Visa obviously sees the potential though, and has teamed up with the world’s largest smartphone manufacturer to drive NFC payment adoption rates forward. The company has announced a global partnership with Samsung to offer financial institutions an easier way to get their customers using the technology, by allowing them to use its Mobile Provisioning Service to securely download payment account information over-the-air to a chip on Samsung’s phones. Selected future Samsung phones will now also come with Visa’s payWave applet installed by default, which (like the name suggests) allows you to wave and pay for your purchases.
“Samsung devices enabled with Visa payment functionality will no doubt be a powerful product offering – especially in markets where paying with a mobile device is becoming commonplace,” said Jim McCarthy, Visa’s global head of product, in a statement. “However, the key to making mobile payments broadly available all over the world is to offer financial institutions a secure way to provision millions of smartphones with payment account information – and that is exactly what Visa and Samsung are ready to deliver.”
Interestingly, this announcement comes less than a month before the launch of Samsung’s Galaxy S IV — the successor to its ridiculously popular S III, which clocked over 30-million sales in less than 157 days after its May 2012 launch — suggesting the technology could be incorporated in the new flagship phone.
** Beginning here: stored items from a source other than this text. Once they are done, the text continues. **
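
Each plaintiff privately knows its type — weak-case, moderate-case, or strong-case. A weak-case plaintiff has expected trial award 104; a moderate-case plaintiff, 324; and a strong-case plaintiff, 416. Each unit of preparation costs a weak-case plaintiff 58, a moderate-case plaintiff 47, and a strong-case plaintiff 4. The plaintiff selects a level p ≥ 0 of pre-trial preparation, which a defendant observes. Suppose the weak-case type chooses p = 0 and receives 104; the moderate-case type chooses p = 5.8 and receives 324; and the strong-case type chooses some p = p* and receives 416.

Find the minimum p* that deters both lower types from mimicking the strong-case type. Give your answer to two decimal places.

Weak-case type (on-path payoff 104) won't mimic when 104 ≥ 416 − 58·p*, i.e. p* ≥ 5.38.
Moderate-case type (on-path payoff 324 − 47×5.8 = 51.4) won't mimic when 51.4 ≥ 416 − 47·p*, i.e. p* ≥ 7.76.
Both must hold, so p* = max(5.38, 7.76) = 7.76. The moderate-case type's constraint binds.

7.76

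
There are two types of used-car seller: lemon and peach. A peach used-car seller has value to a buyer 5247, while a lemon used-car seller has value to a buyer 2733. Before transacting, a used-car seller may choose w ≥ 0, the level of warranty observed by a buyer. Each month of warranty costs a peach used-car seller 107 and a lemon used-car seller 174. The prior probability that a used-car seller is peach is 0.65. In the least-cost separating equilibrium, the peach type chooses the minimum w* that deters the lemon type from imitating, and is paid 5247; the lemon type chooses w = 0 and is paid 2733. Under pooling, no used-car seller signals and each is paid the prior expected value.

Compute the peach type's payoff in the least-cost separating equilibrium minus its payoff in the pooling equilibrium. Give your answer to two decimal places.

Least-cost separating signal: w* solves 2733 = 5247 − 174·w*, so w* = (5247 − 2733)/174 ≈ 14.4483.
Peach type's separating payoff: 5247 − 107 × w* = 5247 − 107 × (5247 − 2733)/174 = 5247 − 268998/174 ≈ 3701.0345.
Pooling payoff: 0.65 × 5247 + 0.35 × 2733 = 4367.1.
Difference: 3701.0345 − 4367.1 = -666.0655, i.e. -666.07 to two decimal places.
The peach type would prefer the pooling outcome.

-666.07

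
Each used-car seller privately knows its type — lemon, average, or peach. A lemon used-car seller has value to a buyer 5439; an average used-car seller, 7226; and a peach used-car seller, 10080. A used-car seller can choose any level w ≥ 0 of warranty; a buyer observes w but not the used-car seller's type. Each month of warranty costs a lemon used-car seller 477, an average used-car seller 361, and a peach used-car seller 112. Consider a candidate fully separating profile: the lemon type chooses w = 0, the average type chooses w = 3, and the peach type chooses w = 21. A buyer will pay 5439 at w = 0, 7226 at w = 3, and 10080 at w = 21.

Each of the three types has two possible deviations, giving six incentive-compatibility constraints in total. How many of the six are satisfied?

5

Average (own payoff 7226 − 361×3 = 6143): to w=0 gives 5439 → no gain ✓; to w=21 gives 10080 − 361×21 = 2499 → no gain ✓.
Peach (own payoff 10080 − 112×21 = 7728): to w=0 gives 5439 → no gain ✓; to w=3 gives 7226 − 112×3 = 6890 → no gain ✓.
Lemon (own payoff 5439): to w=3 gives 7226 − 477×3 = 5795 → profitable ✗; to w=21 gives 10080 − 477×21 = 63 → no gain ✓.
5 of the 6 constraints hold; not an equilibrium.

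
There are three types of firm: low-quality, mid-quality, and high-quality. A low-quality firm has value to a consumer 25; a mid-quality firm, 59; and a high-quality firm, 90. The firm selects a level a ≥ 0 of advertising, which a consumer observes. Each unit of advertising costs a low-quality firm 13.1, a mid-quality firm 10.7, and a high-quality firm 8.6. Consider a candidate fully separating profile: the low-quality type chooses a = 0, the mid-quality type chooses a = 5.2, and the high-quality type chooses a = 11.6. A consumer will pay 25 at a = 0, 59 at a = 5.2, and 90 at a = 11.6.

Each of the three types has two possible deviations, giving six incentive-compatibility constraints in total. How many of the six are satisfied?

3

High-quality (own payoff 90 − 8.6×11.6 = -9.76): to a=0 gives 25 → profitable ✗; to a=5.2 gives 59 − 8.6×5.2 = 14.28 → profitable ✗.
Mid-quality (own payoff 59 − 10.7×5.2 = 3.36): to a=0 gives 25 → profitable ✗; to a=11.6 gives 90 − 10.7×11.6 = -34.12 → no gain ✓.
Low-quality (own payoff 25): to a=5.2 gives 59 − 13.1×5.2 = -9.12 → no gain ✓; to a=11.6 gives 90 − 13.1×11.6 = -61.96 → no gain ✓.
3 of the 6 constraints hold; not an equilibrium.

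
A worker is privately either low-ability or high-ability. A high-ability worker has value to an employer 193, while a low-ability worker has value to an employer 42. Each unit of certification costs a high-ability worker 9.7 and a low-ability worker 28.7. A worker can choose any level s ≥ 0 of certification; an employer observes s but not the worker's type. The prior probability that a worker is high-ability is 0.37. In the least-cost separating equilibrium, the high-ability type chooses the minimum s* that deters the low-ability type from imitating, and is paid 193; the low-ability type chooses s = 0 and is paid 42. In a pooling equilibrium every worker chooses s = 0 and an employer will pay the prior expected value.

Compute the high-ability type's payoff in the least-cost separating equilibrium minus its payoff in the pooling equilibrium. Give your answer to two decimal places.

Least-cost separating signal: s* solves 42 = 193 − 28.7·s*, so s* = (193 − 42)/28.7 ≈ 5.2613.
High-ability type's separating payoff: 193 − 9.7 × s* = 193 − 9.7 × (193 − 42)/28.7 = 193 − 1464.7/28.7 ≈ 141.9652.
Pooling payoff: 0.37 × 193 + 0.63 × 42 = 97.87.
Difference: 141.9652 − 97.87 = 44.0952, i.e. 44.10 to two decimal places.
The high-ability type prefers to separate.

44.10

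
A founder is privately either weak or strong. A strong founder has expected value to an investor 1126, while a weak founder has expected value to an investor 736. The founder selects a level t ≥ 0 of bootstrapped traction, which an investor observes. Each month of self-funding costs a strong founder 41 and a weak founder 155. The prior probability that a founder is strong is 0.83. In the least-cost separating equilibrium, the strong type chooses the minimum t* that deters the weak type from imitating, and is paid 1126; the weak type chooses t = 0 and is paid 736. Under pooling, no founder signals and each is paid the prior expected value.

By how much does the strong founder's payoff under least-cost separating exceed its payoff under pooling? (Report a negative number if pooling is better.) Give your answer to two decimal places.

-36.86

Least-cost separating signal: t* solves 736 = 1126 − 155·t*, so t* = (1126 − 736)/155 ≈ 2.5161.
Strong type's separating payoff: 1126 − 41 × t* = 1126 − 41 × (1126 − 736)/155 = 1126 − 15990/155 ≈ 1022.8387.
Pooling payoff: 0.83 × 1126 + 0.17 × 736 = 1059.7.
Difference: 1022.8387 − 1059.7 = -36.8613, i.e. -36.86 to two decimal places.
The strong type would prefer the pooling outcome.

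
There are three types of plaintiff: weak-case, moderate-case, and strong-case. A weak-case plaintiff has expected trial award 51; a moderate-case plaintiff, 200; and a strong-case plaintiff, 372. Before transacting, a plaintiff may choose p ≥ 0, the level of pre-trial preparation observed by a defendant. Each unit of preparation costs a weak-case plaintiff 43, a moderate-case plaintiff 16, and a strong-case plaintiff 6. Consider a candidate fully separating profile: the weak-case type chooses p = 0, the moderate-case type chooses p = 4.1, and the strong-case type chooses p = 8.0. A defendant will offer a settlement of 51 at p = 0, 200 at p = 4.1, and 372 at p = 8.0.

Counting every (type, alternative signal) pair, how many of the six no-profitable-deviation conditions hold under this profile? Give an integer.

5

Strong-case (own payoff 372 − 6×8.0 = 324): to p=0 gives 51 → no gain ✓; to p=4.1 gives 200 − 6×4.1 = 175.4 → no gain ✓.
Weak-case (own payoff 51): to p=4.1 gives 200 − 43×4.1 = 23.7 → no gain ✓; to p=8.0 gives 372 − 43×8.0 = 28 → no gain ✓.
Moderate-case (own payoff 200 − 16×4.1 = 134.4): to p=0 gives 51 → no gain ✓; to p=8.0 gives 372 − 16×8.0 = 244 → profitable ✗.
5 of the 6 constraints hold; not an equilibrium.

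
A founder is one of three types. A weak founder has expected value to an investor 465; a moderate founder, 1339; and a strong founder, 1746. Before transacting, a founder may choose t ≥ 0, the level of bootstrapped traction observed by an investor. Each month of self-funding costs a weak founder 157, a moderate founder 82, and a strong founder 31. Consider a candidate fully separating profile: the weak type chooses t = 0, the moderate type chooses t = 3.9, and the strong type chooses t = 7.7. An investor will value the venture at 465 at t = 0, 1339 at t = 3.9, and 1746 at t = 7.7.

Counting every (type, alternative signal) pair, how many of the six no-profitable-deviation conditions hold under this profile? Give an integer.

Weak (own payoff 465): to t=3.9 gives 1339 − 157×3.9 = 726.7 → profitable ✗; to t=7.7 gives 1746 − 157×7.7 = 537.1 → profitable ✗.
Moderate (own payoff 1339 − 82×3.9 = 1019.2): to t=0 gives 465 → no gain ✓; to t=7.7 gives 1746 − 82×7.7 = 1114.6 → profitable ✗.
Strong (own payoff 1746 − 31×7.7 = 1507.3): to t=0 gives 465 → no gain ✓; to t=3.9 gives 1339 − 31×3.9 = 1218.1 → no gain ✓.
3 of the 6 constraints hold; not an equilibrium.

3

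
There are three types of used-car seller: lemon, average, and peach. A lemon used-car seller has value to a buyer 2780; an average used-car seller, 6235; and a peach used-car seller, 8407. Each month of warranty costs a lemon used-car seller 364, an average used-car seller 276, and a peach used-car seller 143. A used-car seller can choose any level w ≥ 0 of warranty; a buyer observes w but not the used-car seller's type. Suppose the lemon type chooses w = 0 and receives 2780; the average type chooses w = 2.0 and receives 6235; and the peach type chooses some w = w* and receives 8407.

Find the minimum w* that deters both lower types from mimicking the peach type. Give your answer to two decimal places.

15.46

Average type (on-path payoff 6235 − 276×2.0 = 5683) won't mimic when 5683 ≥ 8407 − 276·w*, i.e. w* ≥ 9.87.
Lemon type (on-path payoff 2780) won't mimic when 2780 ≥ 8407 − 364·w*, i.e. w* ≥ 15.46.
Both must hold, so w* = max(15.46, 9.87) = 15.46. The lemon type's constraint binds.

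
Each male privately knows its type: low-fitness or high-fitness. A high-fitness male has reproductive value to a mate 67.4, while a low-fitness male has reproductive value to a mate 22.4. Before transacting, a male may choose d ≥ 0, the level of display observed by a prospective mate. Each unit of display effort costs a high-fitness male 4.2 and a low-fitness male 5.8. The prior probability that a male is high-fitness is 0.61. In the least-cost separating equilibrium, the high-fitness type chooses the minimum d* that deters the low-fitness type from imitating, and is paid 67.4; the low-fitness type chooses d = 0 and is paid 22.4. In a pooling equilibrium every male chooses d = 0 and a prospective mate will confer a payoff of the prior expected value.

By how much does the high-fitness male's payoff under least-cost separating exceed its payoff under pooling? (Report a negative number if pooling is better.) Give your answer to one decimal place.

Least-cost separating signal: d* solves 22.4 = 67.4 − 5.8·d*, so d* = (67.4 − 22.4)/5.8 ≈ 7.7586.
High-fitness type's separating payoff: 67.4 − 4.2 × d* = 67.4 − 4.2 × (67.4 − 22.4)/5.8 = 67.4 − 189/5.8 ≈ 34.814.
Pooling payoff: 0.61 × 67.4 + 0.39 × 22.4 = 49.85.
Difference: 34.814 − 49.85 = -15.036, i.e. -15.0 to one decimal place.
The high-fitness type would prefer the pooling outcome.

-15.0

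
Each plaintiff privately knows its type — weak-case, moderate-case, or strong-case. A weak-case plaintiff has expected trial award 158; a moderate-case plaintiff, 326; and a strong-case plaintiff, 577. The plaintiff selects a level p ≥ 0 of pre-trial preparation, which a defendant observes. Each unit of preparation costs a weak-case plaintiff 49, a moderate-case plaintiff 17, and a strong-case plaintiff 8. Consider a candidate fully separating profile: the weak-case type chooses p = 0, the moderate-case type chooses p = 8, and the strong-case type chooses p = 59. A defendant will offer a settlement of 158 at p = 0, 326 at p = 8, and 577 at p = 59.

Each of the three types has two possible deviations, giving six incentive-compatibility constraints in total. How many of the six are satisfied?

4

Strong-case (own payoff 577 − 8×59 = 105): to p=0 gives 158 → profitable ✗; to p=8 gives 326 − 8×8 = 262 → profitable ✗.
Weak-case (own payoff 158): to p=8 gives 326 − 49×8 = -66 → no gain ✓; to p=59 gives 577 − 49×59 = -2314 → no gain ✓.
Moderate-case (own payoff 326 − 17×8 = 190): to p=0 gives 158 → no gain ✓; to p=59 gives 577 − 17×59 = -426 → no gain ✓.
4 of the 6 constraints hold; not an equilibrium.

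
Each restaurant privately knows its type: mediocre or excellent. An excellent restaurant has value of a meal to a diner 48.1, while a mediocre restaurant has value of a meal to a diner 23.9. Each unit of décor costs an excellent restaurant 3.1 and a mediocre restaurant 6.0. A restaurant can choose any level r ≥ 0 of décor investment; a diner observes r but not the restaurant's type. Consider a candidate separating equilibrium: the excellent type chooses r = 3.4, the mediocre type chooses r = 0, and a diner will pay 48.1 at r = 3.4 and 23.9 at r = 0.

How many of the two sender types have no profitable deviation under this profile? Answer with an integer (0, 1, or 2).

Mediocre type: stay at 0 → 23.9; mimic → 48.1 − 6.0 × 3.4 = 27.7. IC fails (23.9 < 27.7).
Excellent type: signal → 48.1 − 3.1 × 3.4 = 37.56; deviate to 0 → 23.9. IC holds (37.56 ≥ 23.9).
1 of 2 constraints hold, so this profile is not an equilibrium.

1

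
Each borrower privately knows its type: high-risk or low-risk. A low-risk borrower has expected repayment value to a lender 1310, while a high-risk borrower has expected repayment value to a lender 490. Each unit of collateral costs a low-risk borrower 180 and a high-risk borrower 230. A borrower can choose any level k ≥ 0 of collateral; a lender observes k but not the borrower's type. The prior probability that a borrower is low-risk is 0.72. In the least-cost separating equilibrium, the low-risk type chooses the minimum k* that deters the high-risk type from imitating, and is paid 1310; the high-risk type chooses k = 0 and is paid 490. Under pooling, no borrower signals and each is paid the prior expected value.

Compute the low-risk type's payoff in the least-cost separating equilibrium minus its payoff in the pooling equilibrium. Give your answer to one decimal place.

Least-cost separating signal: k* solves 490 = 1310 − 230·k*, so k* = (1310 − 490)/230 ≈ 3.5652.
Low-risk type's separating payoff: 1310 − 180 × k* = 1310 − 180 × (1310 − 490)/230 = 1310 − 147600/230 ≈ 668.261.
Pooling payoff: 0.72 × 1310 + 0.28 × 490 = 1080.4.
Difference: 668.261 − 1080.4 = -412.139, i.e. -412.1 to one decimal place.
The low-risk type would prefer the pooling outcome.

-412.1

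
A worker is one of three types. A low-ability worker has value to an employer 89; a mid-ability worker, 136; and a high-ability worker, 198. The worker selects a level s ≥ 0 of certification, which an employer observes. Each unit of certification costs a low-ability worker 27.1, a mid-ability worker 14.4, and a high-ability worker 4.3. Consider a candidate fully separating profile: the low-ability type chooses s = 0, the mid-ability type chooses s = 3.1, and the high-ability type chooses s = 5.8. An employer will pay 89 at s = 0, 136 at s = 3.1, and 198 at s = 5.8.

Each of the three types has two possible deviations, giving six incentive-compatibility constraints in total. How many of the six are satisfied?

Low-ability (own payoff 89): to s=3.1 gives 136 − 27.1×3.1 = 51.99 → no gain ✓; to s=5.8 gives 198 − 27.1×5.8 = 40.82 → no gain ✓.
Mid-ability (own payoff 136 − 14.4×3.1 = 91.36): to s=0 gives 89 → no gain ✓; to s=5.8 gives 198 − 14.4×5.8 = 114.48 → profitable ✗.
High-ability (own payoff 198 − 4.3×5.8 = 173.06): to s=0 gives 89 → no gain ✓; to s=3.1 gives 136 − 4.3×3.1 = 122.67 → no gain ✓.
5 of the 6 constraints hold; not an equilibrium.

5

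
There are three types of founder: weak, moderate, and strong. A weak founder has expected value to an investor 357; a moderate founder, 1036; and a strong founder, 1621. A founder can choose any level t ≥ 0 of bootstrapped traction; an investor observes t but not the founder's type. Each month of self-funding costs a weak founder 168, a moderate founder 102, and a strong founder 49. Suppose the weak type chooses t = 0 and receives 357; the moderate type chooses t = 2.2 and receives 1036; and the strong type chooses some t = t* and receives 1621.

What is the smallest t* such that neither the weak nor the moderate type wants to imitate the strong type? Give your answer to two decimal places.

7.94

Moderate type (on-path payoff 1036 − 102×2.2 = 811.6) won't mimic when 811.6 ≥ 1621 − 102·t*, i.e. t* ≥ 7.94.
Weak type (on-path payoff 357) won't mimic when 357 ≥ 1621 − 168·t*, i.e. t* ≥ 7.52.
Both must hold, so t* = max(7.52, 7.94) = 7.94. The moderate type's constraint binds.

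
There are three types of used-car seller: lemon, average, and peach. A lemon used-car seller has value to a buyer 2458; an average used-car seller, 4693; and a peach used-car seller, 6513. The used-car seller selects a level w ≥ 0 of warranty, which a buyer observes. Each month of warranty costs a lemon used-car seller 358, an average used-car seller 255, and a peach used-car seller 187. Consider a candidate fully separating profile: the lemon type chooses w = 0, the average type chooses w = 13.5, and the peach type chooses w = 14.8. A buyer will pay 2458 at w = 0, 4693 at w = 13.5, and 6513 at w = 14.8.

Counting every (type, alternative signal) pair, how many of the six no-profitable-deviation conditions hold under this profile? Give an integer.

Peach (own payoff 6513 − 187×14.8 = 3745.4): to w=0 gives 2458 → no gain ✓; to w=13.5 gives 4693 − 187×13.5 = 2168.5 → no gain ✓.
Lemon (own payoff 2458): to w=13.5 gives 4693 − 358×13.5 = -140 → no gain ✓; to w=14.8 gives 6513 − 358×14.8 = 1214.6 → no gain ✓.
Average (own payoff 4693 − 255×13.5 = 1250.5): to w=0 gives 2458 → profitable ✗; to w=14.8 gives 6513 − 255×14.8 = 2739 → profitable ✗.
4 of the 6 constraints hold; not an equilibrium.

4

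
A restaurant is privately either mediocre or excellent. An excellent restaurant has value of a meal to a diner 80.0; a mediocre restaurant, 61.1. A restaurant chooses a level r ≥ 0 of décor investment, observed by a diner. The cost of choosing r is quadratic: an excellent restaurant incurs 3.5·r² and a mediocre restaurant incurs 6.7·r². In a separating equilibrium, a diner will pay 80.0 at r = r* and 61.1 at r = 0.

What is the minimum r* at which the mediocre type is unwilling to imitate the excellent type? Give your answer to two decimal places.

The mediocre type at r = 0 receives 61.1; imitating at r* yields 80.0 − 6.7·r*².
Indifference: 61.1 = 80.0 − 6.7·r*², so r*² = (80.0 − 61.1) / 6.7 ≈ 2.8209.
r* = √2.8209 ≈ 1.68.

1.68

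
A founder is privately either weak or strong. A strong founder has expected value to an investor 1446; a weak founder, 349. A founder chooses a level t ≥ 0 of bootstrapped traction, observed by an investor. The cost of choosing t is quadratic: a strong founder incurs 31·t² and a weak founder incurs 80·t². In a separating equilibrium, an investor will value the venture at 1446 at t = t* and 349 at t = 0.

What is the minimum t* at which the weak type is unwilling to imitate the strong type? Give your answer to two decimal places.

3.70

The weak type at t = 0 receives 349; imitating at t* yields 1446 − 80·t*².
Indifference: 349 = 1446 − 80·t*², so t*² = (1446 − 349) / 80 = 13.7125.
t* = √13.7125 ≈ 3.70.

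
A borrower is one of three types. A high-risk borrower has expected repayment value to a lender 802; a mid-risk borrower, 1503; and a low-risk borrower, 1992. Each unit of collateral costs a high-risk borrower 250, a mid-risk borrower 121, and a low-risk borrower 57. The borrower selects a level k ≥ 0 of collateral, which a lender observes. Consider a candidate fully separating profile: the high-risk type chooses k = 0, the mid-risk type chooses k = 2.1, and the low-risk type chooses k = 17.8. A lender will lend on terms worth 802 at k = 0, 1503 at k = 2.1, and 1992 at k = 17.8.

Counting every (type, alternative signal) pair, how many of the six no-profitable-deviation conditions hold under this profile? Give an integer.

Low-risk (own payoff 1992 − 57×17.8 = 977.4): to k=0 gives 802 → no gain ✓; to k=2.1 gives 1503 − 57×2.1 = 1383.3 → profitable ✗.
Mid-risk (own payoff 1503 − 121×2.1 = 1248.9): to k=0 gives 802 → no gain ✓; to k=17.8 gives 1992 − 121×17.8 = -161.8 → no gain ✓.
High-risk (own payoff 802): to k=2.1 gives 1503 − 250×2.1 = 978 → profitable ✗; to k=17.8 gives 1992 − 250×17.8 = -2458 → no gain ✓.
4 of the 6 constraints hold; not an equilibrium.

4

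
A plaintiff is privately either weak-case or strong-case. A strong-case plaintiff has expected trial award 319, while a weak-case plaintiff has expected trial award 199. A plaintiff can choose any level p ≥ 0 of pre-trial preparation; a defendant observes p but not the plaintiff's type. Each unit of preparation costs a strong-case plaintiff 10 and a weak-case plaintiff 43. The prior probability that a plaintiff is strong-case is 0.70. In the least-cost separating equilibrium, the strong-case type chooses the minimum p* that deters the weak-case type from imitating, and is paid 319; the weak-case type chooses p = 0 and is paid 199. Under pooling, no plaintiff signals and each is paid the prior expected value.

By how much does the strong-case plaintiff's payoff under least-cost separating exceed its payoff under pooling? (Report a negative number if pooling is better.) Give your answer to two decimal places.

8.09

Least-cost separating signal: p* solves 199 = 319 − 43·p*, so p* = (319 − 199)/43 ≈ 2.7907.
Strong-case type's separating payoff: 319 − 10 × p* = 319 − 10 × (319 − 199)/43 = 319 − 1200/43 ≈ 291.0930.
Pooling payoff: 0.70 × 319 + 0.30 × 199 = 283.
Difference: 291.0930 − 283 = 8.093, i.e. 8.09 to two decimal places.
The strong-case type prefers to separate.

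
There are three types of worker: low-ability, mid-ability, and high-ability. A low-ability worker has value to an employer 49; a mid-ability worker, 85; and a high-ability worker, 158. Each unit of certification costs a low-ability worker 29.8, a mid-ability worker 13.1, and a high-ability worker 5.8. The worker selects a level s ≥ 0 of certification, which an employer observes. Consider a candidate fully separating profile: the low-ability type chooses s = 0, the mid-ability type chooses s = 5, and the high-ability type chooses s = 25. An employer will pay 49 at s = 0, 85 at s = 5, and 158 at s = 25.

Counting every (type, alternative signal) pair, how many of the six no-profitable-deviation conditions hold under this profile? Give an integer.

3

High-ability (own payoff 158 − 5.8×25 = 13): to s=0 gives 49 → profitable ✗; to s=5 gives 85 − 5.8×5 = 56 → profitable ✗.
Low-ability (own payoff 49): to s=5 gives 85 − 29.8×5 = -64 → no gain ✓; to s=25 gives 158 − 29.8×25 = -587 → no gain ✓.
Mid-ability (own payoff 85 − 13.1×5 = 19.5): to s=0 gives 49 → profitable ✗; to s=25 gives 158 − 13.1×25 = -169.5 → no gain ✓.
3 of the 6 constraints hold; not an equilibrium.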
Although Visa’s Mobile Provisioning Service isn’t available in all territories, this level of global partnership could help with making it easier for banks to facilitate mobile payments and speed up the adoption of NFC-based payments outside of techie hubs and developed markets. The potential is huge — some estimates suggest that NFC payments will total in excess of US$171-billion by 2017. That goal post could shift a bit closer if Samsung’s on the side of financial institutions — after all, the South Korean giant shipped 216-million of the world’s smartphones last year, and secured 22% of the entire mobile phone market.